The conventional **punctuated** rendering is `AA.AAA.AAA/AAAA-DD`; the **compact** rendering drops
all punctuation. Both refer to the same 14 characters — see
[Formatting & Display](./formatting-and-display.md).
## Numeric vs. alphanumeric CNPJs
The public CNPJ format changed in 2026. Historically, all 14 characters were digits. As of the
2026 change, the first 12 positions (root + branch/order) may also contain **uppercase letters**;
the final two verification digits remain numeric either way.
This crate follows `Nota Técnica Conjunta COCAD/SUARA/RFB nº 49/2024`, which defines the checksum
so that the legacy numeric-only calculation is unchanged — it's simply the special case where every
character happens to be a digit.

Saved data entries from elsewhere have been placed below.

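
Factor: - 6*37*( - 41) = 2^1*3^1 * 37^1*41^1=9102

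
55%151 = 55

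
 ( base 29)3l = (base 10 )108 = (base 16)6c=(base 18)60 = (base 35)33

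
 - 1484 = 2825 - 4309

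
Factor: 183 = 3^1 *61^1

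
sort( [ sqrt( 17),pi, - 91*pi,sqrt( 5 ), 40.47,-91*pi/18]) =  [ -91*  pi, - 91*pi/18,sqrt( 5),  pi,sqrt( 17),40.47 ] 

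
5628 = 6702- 1074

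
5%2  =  1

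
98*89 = 8722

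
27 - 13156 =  - 13129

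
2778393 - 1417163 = 1361230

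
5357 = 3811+1546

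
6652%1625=152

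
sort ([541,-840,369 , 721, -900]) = [-900,-840, 369 , 541,721]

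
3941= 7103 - 3162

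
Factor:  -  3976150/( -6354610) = 397615/635461 = 5^1*281^1*283^1*635461^( - 1)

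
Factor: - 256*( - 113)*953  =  2^8*113^1*953^1 =27568384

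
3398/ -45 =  - 76 +22/45 = -75.51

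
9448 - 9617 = -169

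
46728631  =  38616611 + 8112020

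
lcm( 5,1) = 5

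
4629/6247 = 4629/6247 = 0.74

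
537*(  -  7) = -3759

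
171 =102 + 69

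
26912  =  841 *32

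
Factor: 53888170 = 2^1*5^1 * 7^1*389^1*1979^1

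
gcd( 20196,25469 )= 1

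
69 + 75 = 144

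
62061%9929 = 2487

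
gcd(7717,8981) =1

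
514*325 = 167050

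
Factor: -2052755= -5^1*410551^1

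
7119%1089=585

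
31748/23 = 31748/23 = 1380.35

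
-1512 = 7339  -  8851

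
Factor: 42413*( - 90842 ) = - 3852881746 = - 2^1*7^1*53^1*73^1*83^1 * 857^1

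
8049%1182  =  957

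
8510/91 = 8510/91 = 93.52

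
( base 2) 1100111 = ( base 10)103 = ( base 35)2X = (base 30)3d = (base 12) 87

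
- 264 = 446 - 710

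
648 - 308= 340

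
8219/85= 96 + 59/85 = 96.69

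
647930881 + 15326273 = 663257154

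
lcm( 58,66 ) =1914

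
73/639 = 73/639 = 0.11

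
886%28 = 18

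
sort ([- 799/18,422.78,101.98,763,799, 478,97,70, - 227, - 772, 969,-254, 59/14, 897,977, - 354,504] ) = [ - 772, - 354,-254, - 227, - 799/18, 59/14 , 70,97, 101.98,422.78,478,504,763, 799,  897,969,977 ]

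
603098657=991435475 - 388336818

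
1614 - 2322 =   -  708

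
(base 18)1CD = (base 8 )1051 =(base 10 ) 553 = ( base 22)133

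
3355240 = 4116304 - 761064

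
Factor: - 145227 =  - 3^1*48409^1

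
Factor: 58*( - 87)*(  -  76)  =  2^3*3^1 *19^1*29^2 = 383496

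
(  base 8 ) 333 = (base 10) 219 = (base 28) 7N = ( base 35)69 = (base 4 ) 3123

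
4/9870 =2/4935 = 0.00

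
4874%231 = 23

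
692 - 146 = 546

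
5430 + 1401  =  6831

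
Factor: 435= 3^1*5^1*29^1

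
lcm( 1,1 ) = 1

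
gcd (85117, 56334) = 1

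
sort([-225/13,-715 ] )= [ - 715, - 225/13]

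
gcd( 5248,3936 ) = 1312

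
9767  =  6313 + 3454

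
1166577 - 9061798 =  - 7895221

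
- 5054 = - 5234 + 180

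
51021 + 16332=67353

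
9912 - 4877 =5035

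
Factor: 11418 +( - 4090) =2^5*229^1 = 7328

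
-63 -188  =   - 251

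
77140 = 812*95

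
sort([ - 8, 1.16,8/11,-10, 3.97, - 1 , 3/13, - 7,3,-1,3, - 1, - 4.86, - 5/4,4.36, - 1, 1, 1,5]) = [  -  10, - 8, - 7, - 4.86 , - 5/4, - 1, - 1, - 1,- 1, 3/13,8/11, 1, 1,  1.16, 3,  3, 3.97,  4.36 , 5]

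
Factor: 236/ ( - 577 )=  - 2^2*59^1*577^( -1 ) 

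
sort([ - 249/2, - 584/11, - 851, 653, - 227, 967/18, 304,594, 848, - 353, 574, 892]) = [ - 851, - 353 ,- 227, - 249/2, - 584/11,967/18,304,574, 594 , 653,848, 892 ]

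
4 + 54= 58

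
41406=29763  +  11643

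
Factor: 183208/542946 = 2^2 * 3^( - 1)*17^ ( - 1)*5323^( - 1)*22901^1   =  91604/271473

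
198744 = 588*338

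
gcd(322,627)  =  1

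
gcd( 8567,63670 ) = 1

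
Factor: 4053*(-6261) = -25375833 = -3^2*7^1*193^1*2087^1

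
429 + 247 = 676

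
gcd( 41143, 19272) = 1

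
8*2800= 22400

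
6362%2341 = 1680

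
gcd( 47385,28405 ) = 65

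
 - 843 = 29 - 872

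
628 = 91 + 537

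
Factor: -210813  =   - 3^1*70271^1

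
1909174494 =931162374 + 978012120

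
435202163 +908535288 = 1343737451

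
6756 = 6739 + 17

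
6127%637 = 394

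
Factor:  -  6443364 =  - 2^2*3^1 * 536947^1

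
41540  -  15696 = 25844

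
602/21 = 86/3  =  28.67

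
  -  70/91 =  - 1 + 3/13 = -0.77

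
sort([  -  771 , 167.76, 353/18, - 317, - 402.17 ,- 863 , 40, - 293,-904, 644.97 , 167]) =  [ - 904, - 863,- 771 , - 402.17 ,- 317 , - 293,353/18, 40,167, 167.76,644.97]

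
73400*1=73400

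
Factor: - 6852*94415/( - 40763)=646931580/40763 = 2^2*3^1*5^1 * 23^1 * 571^1 * 821^1*40763^(  -  1 ) 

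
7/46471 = 7/46471 = 0.00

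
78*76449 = 5963022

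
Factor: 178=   2^1*89^1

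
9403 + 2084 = 11487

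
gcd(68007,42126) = 3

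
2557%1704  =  853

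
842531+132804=975335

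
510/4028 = 255/2014 =0.13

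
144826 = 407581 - 262755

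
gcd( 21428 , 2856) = 4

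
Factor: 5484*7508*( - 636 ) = - 2^6 * 3^2*53^1*457^1*1877^1 = - 26186582592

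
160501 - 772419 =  - 611918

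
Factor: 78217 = 17^1*43^1 * 107^1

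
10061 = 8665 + 1396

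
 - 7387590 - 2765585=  - 10153175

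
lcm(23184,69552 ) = 69552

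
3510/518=6+201/259 = 6.78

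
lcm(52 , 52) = 52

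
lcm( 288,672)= 2016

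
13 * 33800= 439400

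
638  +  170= 808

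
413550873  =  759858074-346307201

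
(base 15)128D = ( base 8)7566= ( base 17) DBE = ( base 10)3958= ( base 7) 14353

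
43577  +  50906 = 94483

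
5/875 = 1/175 = 0.01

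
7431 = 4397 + 3034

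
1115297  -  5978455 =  - 4863158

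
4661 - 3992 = 669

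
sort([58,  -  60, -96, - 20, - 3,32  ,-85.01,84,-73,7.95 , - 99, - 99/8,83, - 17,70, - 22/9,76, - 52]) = [ - 99, - 96, - 85.01, - 73,-60,- 52, - 20, - 17, - 99/8, - 3, - 22/9,7.95,32, 58,70,76,83, 84 ] 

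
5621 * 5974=33579854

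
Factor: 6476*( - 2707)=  - 17530532=- 2^2 * 1619^1 * 2707^1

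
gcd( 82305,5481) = 9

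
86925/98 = 86925/98 = 886.99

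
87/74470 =87/74470 = 0.00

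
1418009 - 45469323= - 44051314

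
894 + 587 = 1481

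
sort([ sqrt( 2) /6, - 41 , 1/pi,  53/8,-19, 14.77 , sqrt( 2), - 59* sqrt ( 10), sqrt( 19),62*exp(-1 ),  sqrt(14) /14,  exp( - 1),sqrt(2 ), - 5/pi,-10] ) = [ - 59 * sqrt(  10), - 41 ,-19 , - 10 ,-5/pi,sqrt( 2) /6, sqrt(14)/14, 1/pi, exp(-1) , sqrt(  2 ),  sqrt(2),  sqrt(19), 53/8,  14.77 , 62*exp( - 1 )] 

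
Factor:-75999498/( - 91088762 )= 3^1*23^1*601^ ( - 1) *75781^( - 1)*550721^1 = 37999749/45544381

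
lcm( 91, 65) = 455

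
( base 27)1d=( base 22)1I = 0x28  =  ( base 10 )40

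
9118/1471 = 9118/1471 = 6.20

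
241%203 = 38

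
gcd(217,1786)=1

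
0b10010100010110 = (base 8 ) 22426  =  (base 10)9494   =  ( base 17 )1fe8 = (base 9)14018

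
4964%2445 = 74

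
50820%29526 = 21294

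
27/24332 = 27/24332  =  0.00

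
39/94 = 39/94 = 0.41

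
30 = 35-5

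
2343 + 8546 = 10889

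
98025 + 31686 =129711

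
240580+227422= 468002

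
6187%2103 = 1981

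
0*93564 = 0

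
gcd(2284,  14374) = 2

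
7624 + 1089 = 8713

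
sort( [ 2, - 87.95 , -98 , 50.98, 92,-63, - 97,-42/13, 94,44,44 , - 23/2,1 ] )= [ - 98,  -  97,-87.95, - 63, - 23/2, - 42/13,1, 2,44,44,50.98,92, 94]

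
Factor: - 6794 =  - 2^1*43^1*79^1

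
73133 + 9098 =82231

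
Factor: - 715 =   -  5^1 * 11^1 * 13^1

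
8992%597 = 37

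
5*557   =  2785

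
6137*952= 5842424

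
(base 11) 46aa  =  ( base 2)1100000011010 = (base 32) 60q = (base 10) 6170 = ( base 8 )14032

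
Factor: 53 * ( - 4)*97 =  - 2^2 * 53^1 * 97^1 = - 20564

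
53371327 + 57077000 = 110448327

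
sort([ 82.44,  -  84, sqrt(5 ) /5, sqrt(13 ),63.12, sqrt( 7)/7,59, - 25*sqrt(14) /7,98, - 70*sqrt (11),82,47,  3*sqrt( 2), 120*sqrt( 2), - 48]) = [  -  70 *sqrt(11),- 84, - 48, - 25 * sqrt(14)/7,sqrt( 7 )/7,sqrt(5 ) /5,sqrt( 13 ),3 * sqrt( 2 ), 47,59,63.12,82,82.44, 98,120 * sqrt(2) ]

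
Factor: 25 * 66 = 2^1*3^1 * 5^2* 11^1 = 1650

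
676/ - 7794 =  - 1+3559/3897 = -0.09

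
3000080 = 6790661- 3790581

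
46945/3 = 46945/3=15648.33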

Each character contributes its ASCII code minus `'0'` to the
Módulo 11 sum:
- Digits contribute their own value (`'0'` → 0, ..., `'9'` → 9).
- Uppercase letters contribute 17 through 42 (`'A'` → 17, ..., `'Z'` → 42).
Because of this, **there is no separate "legacy" type** in this crate. `Cnpj` represents both
numeric-only and alphanumeric CNPJs uniformly, and there's a single code path (and a single test
suite) validating both.
```rust,ignore
use ftracker_identifiers::Cnpj;
// A numeric-only CNPJ (the historical format).
let numeric = Cnpj::parse("00.000.000/0001-91").unwrap();
// An alphanumeric CNPJ (the 2026 format) — same type, same validation.
let alphanumeric = Cnpj::parse("12ABC34501DE35").unwrap();
assert_eq!(alphanumeric.branch_code(), "01DE");
```
## A note on ordering
`Cnpj` derives `Ord` directly over its underlying ASCII bytes, which matches `str` ordering on
`Cnpj::as_str()`. Because ASCII digits (`'0'..='9'`) sort before uppercase letters (`'A'..='Z'`), a
numeric-format CNPJ always sorts before any alphanumeric CNPJ sharing the same leading digits. This
is **lexicographic string order**, not a numeric or chronological order — don't read a sorted list
of `Cnpj` values as meaning "issued earlier" or "smaller root number."